La storia di dj Fabo ha rattristato e fatto discutere l’Italia per molto tempo. Il giovane in seguito a un incidente era ridotto in stato vegetativo. Dopo anni di una vita estremamente dura, dj Fabo aveva deciso di porre fine alle sue sofferenze e aveva chiesto l’eutanasia.

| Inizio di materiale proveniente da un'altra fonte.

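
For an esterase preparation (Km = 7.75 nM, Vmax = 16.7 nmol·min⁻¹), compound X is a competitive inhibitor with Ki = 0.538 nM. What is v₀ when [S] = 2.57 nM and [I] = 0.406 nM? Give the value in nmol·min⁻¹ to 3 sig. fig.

2.65 nmol·min⁻¹

α = 1 + [I]/Ki = 1 + 0.406/0.538 = 1.755.
For a competitive inhibitor, Vmax is unchanged and the apparent Km becomes α·Km: Km,app = 13.6 nM, Vmax,app = 16.7 nmol·min⁻¹.
v = Vmax,app·[S]/(Km,app + [S]) = 16.7 × 2.57/(13.6 + 2.57) = 2.65 nmol·min⁻¹.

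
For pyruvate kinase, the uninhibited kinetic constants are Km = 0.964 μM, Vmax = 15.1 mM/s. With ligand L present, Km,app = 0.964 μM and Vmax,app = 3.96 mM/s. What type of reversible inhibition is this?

noncompetitive

Vmax decreases (15.1 → 3.96 mM/s) while Km is unchanged — pure noncompetitive inhibition.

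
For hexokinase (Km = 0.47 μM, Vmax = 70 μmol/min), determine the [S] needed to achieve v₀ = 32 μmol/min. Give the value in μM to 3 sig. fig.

The required fractional saturation is v/Vmax = 32/70 = 0.4571.
Then [S]/(Km+[S]) = 0.4571 ⇒ [S] = 0.47 × 0.4571/(1 − 0.4571) = 0.396 μM.

0.396 μM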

Ma in Italia questa opzione è ancora vista con molto scetticismo, se non con pura repulsione. Per questo fu costretto ad andare in Svizzera per ottenere quello che desiderava, con conseguente processo per chi accanto a lui lo ha sostenuto e accompagnato nel suo ultimo viaggio. Quello che è venuto a mancare a dj Fabo e che tutt’ora manca in Italia è la possibilità di fare biotestamento: stabilire le proprie volontà in caso di trattamento terapeutico intensivo o “di emergenza”.

Attualmente al Senato si sta discutendo sull’approvazione del ddl sul biotestamento, ma le diverse correnti stanno rendendo la situazione più complessa.

In cosa consiste

Il biotestamento sarebbe una garanzia per il malato, che accetta ed è pienamente cosciente di cosa può andare in contro in caso debba essere curato. Nessun trattamento sanitario può essere fatto senza il consenso del paziente in persona. Possono essere coinvolte nel testamento delle persone care, come la famiglia o il partner.

Coinvolgerle può voler dire sia confidare in loro nella scelta fatta secondo la volontà del malato o che le volontà del malato possano valere anche per familiari e coniugi. Sarà possibile chiedere di non avere la nutrizione e l’idratazione artificiale nel caso si arrivi a vivere in uno stato vegetativo. Il paziente può scegliere di non dare inizio o proseguire oltre un certo limite la cura, ma anche il medico può avere l’obiezione di coscienza: può rifiutarsi di sospendere una cura.

Ciò vuol dire che il paziente dovrà rivolgersi a un alto medico non obiettore di coscienza. Se il paziente lo decide, sarà vietato nei suoi confronti l’accanimento terapeutico e la sedazione profonda.

Il dibattito in Senato

Il ddl sul biotestamento è un provvedimento ritenuto necessario dagli esponenti della sinistra, ma avversato da alcuni rappresentanti della destra e del centro. In particolare Alfano e i centristi hanno grandi riserve nei confronti del biotestamento, non trovandolo etico. Il centrodestra guidato da Alfano si è sempre opposto a quanto possa essere legato all’eutanasia, che viene vista da loro come un suicidio assistito e non come un rifiuto da parte del malato di cure non desiderate. Per questo in Senato, al momento della discussione della legge, sono stati presentati ben 3000 emendamenti, metà provenienti proprio dal centrodestra. Sarà un lungo calvario far approvare il biotestamento, anche se sempre più persone in Italia ritengono giusto includere fra le varie leggi anche questa. Rimane forte, però, la fetta di popolazione legata a sentimenti etici che vanno in direzione opposta rispetto ai principi del biotestamento, anche per motivazioni religiose e spirituali.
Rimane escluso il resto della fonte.